Dr. Sascha Auerbach, FRHistS, is an Associate Professor of History at the University of Nottingham, where he also serves as the director of the Institute for the Study of Slavery. Prior to arriving in the UK, he held a permanent post at the University of Northern British Columbia, and has held visiting positions at King’s College London, the National University of Singapore, the University of Melbourne, and Adelaide University. He is the author of three books, The Overseer-State: Slavery, Indenture, and Governance in the British Empire, 1812-1916 (Cambridge, 2025), Armed with Sword and Scales: Law, Culture and Local Courtrooms in London, 1865-1913 (Cambridge, 2021), and Race, Law, and “the Chinese Puzzle” in Imperial Britain (Palgrave-Macmillan, 2009) as well as more than a dozen articles in major academic journals, including History Workshop Journal, Comparative Studies in Society in History, the English Historical Review, and Past & Present. A former Fulbright scholar and Leverhulme Trust Fellow, Sascha is the co-editor of the Cambridge University Press book series “Histories of Slavery and its Global Legacies,” and his current project examines race and the colonial origins of modern public health.
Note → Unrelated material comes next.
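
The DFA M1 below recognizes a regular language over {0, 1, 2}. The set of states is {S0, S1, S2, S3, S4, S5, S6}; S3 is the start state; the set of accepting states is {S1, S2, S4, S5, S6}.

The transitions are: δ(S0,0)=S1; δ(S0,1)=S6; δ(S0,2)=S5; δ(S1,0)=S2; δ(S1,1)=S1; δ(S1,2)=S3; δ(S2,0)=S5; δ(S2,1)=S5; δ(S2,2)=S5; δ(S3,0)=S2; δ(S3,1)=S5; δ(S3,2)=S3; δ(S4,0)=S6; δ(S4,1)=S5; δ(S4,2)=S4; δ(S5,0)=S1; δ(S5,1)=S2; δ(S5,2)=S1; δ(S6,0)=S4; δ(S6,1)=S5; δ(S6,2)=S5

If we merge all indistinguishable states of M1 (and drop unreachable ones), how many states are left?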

Jonathan Connolly is an associate professor of history at the University of Illinois Chicago. He is the author of Worthy of Freedom: Indenture and Free Labor in the Era of Emancipation (University of Chicago Press, 2024). A scholar of emancipation, labor, and migration in the British Empire, Connolly has also published in Past & Present, Slavery & Abolition, and the Law and History Review, and is a past winner of the Walter D. Love Prize. His book Worthy of Freedom was awarded the Stansky Prize for the best book by a North American scholar on any aspect of British studies since 1800.